Monday, October 10, 2011

We Have a New Organ

by Michael Denton
The Wurlitzer 3 manual ‘church’ organ is a magnificent instrument.  All sounding stops have been digitally reproduced and very closely resemble a pipe organ.
Each manual, Swell, Great and Choir (from top to bottom) has 12 speaking stops, and the Pedal section also has 12 stops.  In addition to the 48 ‘speaking stops’ the organ has Chimes on the Swell manual.
The organ sounds are described as “Principal” (Diapasons), “Flutes,” “Strings,” and “Reeds.”  The Chimes form the Percussion sounds (equivalent to ‘ranks of pipes’ on a pipe organ.)
Each manual can be coupled to one of the other two by way of “Couplers.”  These “Couplers” are operated either by thumb tabs below the manuals, or by toe pistons above the pedal board.  The organ also has 6 sets of ‘pre-sets’ for each manual, and 6 ‘general pre-sets’ which will operate the entire organ.  There are six sets of memory bank for the ‘general pre-sets’ allowing different organists to select and retain their own preferred registration (the use of different stops in combination.)
And last but by no means least, the organ is equipped with three expression pedals – one for each manual – which can be operated individually or in a combined fashion.  There’s also one “Crescendo” pedal which will “pull out the stops” as it’s pressed down and a “Tutti” button and toe-piston which will immediately bring on the “Full Organ.)

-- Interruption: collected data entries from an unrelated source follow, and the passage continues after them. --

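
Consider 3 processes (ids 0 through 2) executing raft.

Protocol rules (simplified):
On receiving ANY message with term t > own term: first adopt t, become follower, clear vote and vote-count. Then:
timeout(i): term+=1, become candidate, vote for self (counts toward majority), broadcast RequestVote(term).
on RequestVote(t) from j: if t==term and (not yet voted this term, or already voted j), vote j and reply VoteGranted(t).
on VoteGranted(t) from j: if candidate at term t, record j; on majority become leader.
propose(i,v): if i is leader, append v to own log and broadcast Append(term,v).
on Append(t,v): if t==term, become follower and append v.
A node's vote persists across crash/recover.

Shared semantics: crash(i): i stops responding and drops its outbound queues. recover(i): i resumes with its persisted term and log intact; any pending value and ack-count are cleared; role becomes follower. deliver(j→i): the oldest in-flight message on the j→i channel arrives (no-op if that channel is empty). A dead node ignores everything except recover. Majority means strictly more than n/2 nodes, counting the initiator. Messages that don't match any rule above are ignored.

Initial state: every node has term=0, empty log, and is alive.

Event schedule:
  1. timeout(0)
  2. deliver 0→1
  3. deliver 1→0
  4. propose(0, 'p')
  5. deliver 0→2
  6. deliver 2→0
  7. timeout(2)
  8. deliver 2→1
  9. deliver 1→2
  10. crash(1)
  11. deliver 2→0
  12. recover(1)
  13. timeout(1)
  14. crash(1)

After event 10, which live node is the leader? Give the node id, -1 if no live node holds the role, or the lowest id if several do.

0

[1] timeout(0) → N0(cand t1 [-])
[2] deliver 0→1 → N1(foll t1 [-])
[3] deliver 1→0 → N0(lead t1 [-])
[4] propose(0,'p') → N0(lead t1 [p])
[5] deliver 0→2 → N2(foll t1 [-])
[6] deliver 2→0 → ∅
[7] timeout(2) → N2(cand t2 [-])
[8] deliver 2→1 → N1(foll t2 [-])
[9] deliver 1→2 → N2(lead t2 [-])
[10] crash(1) → N1(✗foll t2 [-])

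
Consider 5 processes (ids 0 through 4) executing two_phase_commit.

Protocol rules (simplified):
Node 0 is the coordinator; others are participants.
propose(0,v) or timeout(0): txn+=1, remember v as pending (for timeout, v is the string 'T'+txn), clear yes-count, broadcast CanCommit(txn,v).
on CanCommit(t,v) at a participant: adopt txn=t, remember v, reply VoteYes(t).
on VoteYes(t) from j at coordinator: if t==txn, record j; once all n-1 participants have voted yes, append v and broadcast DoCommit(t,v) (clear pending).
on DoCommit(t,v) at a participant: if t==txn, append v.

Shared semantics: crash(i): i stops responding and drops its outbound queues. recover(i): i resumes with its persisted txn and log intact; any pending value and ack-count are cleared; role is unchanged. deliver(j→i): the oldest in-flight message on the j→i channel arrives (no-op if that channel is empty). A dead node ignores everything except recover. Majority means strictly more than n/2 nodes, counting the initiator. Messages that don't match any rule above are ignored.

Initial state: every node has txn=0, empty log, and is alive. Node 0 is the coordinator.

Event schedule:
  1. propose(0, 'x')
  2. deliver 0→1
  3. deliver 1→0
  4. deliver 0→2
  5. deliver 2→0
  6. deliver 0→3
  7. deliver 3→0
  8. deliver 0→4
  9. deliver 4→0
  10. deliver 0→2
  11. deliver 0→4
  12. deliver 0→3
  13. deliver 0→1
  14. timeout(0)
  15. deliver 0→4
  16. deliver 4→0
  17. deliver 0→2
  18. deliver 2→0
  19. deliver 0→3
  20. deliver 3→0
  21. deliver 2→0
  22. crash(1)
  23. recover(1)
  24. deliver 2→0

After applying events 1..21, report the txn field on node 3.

after 1 — propose(0,'x'): n0:coor/t1/[-]
after 2 — deliver 0→1: n1:part/t1/[-]
after 3 — deliver 1→0: ·
after 4 — deliver 0→2: n2:part/t1/[-]
after 5 — deliver 2→0: ·
after 6 — deliver 0→3: n3:part/t1/[-]
after 7 — deliver 3→0: ·
after 8 — deliver 0→4: n4:part/t1/[-]
after 9 — deliver 4→0: n0:coor/t1/[x]
after 10 — deliver 0→2: n2:part/t1/[x]
after 11 — deliver 0→4: n4:part/t1/[x]
after 12 — deliver 0→3: n3:part/t1/[x]
after 13 — deliver 0→1: n1:part/t1/[x]
after 14 — timeout(0): n0:coor/t2/[x]
after 15 — deliver 0→4: n4:part/t2/[x]
after 16 — deliver 4→0: ·
after 17 — deliver 0→2: n2:part/t2/[x]
after 18 — deliver 2→0: ·
after 19 — deliver 0→3: n3:part/t2/[x]
after 20 — deliver 3→0: ·
after 21 — deliver 2→0: ·

2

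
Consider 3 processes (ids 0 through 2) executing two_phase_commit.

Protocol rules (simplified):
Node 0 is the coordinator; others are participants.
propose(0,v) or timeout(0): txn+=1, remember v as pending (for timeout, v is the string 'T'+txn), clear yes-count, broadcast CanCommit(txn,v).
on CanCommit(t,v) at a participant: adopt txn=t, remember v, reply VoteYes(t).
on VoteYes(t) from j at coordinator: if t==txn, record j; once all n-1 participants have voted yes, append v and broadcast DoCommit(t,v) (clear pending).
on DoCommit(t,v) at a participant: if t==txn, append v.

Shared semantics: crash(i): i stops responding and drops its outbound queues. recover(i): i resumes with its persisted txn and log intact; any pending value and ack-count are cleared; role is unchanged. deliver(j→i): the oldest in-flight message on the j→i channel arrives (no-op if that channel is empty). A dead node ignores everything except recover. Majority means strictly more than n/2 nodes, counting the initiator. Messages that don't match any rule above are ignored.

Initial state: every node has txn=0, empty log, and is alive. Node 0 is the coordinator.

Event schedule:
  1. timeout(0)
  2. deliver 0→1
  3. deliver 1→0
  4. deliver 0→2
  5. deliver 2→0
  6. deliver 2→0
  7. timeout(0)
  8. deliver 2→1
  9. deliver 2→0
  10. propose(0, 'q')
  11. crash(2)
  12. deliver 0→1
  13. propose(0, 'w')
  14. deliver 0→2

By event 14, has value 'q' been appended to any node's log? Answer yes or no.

1. timeout(0):  <0:coor t1 ->
2. deliver 0→1:  <1:part t1 ->
3. deliver 1→0:  nop
4. deliver 0→2:  <2:part t1 ->
5. deliver 2→0:  <0:coor t1 T1>
6. deliver 2→0:  nop
7. timeout(0):  <0:coor t2 T1>
8. deliver 2→1:  nop
9. deliver 2→0:  nop
10. propose(0,'q'):  <0:coor t3 T1>
11. crash(2):  <2:✗part t1 ->
12. deliver 0→1:  <1:part t1 T1>
13. propose(0,'w'):  <0:coor t4 T1>
14. deliver 0→2:  nop

no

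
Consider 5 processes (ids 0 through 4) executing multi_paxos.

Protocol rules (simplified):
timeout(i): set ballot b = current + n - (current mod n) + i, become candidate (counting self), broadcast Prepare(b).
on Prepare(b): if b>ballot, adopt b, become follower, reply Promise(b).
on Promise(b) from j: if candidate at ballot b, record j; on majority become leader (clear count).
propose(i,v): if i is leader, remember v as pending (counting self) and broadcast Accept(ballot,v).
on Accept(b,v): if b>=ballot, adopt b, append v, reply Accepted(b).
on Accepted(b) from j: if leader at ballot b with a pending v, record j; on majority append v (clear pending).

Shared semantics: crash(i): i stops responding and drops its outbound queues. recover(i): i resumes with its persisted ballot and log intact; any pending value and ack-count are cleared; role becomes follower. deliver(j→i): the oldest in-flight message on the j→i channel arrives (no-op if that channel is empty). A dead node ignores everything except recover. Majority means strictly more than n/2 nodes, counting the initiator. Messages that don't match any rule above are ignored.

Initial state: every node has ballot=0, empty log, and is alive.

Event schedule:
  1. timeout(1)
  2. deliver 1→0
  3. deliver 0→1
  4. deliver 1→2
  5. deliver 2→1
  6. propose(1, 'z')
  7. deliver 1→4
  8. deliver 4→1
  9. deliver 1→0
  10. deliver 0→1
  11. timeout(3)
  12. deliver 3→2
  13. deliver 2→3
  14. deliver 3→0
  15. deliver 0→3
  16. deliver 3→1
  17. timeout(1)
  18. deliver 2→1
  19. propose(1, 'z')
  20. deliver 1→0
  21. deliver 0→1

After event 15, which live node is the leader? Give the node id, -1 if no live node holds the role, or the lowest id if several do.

1

after 1 — timeout(1): n1:cand/b6/[-]
after 2 — deliver 1→0: n0:foll/b6/[-]
after 3 — deliver 0→1: ·
after 4 — deliver 1→2: n2:foll/b6/[-]
after 5 — deliver 2→1: n1:lead/b6/[-]
after 6 — propose(1,'z'): ·
after 7 — deliver 1→4: n4:foll/b6/[-]
after 8 — deliver 4→1: ·
after 9 — deliver 1→0: n0:foll/b6/[z]
after 10 — deliver 0→1: ·
after 11 — timeout(3): n3:cand/b8/[-]
after 12 — deliver 3→2: n2:foll/b8/[-]
after 13 — deliver 2→3: ·
after 14 — deliver 3→0: n0:foll/b8/[z]
after 15 — deliver 0→3: n3:lead/b8/[-]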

The organ is capable of providing excellent ‘colour tones’ with very quiet stops being used for those quiet reflective moments, building up to a much fuller and richer (and louder) sound overall.  All this technology is supported by 8 speakers; 6 general ‘rank’ speakers and two sub-woofers.  It has a lot of power!
As a matter of interest, the organ at its current volume level is probably no more than 20% of its maximum capacity.  If I were to “open up” the speakers to full volume, we just might interfere with landing aircraft!  Certainly we’d have to replace the roof of the church as we would literally “raise the roof.”   
As your Director of Music and organist, I am still experimenting with various combinations of sound.  I trust you will bear with me during the ‘learning curve’ of operating this magnificent instrument. 
I’m extremely grateful to Session for their foresight in purchasing this instrument.  It will hopefully last us many years and provide an enhanced sound to our worship services.  I wish to particularly thank Rev. Irwin Cunningham, Mrs. Jean Strong and Mr. Mark Johansson for their part in coming to scout out the instrument.  I would also like to thank all those generous people who have contributed to the Organ Fund over the past years which has made this acquisition possible.
If I’m playing it too loudly (even at its 20% capacity) I’m sure I’ll hear about it.  But when commenting, please also reflect on those quieter moments when the organ is played very quietly and gently!
In his dedication of the new organ, Rev. Irwin also thanked the Milne family, who gave the gift of music to SPPC  with their donation of our first organ.  It has served the congregation faithfully for twenty years.  We hope to pass on that gift to another congregation.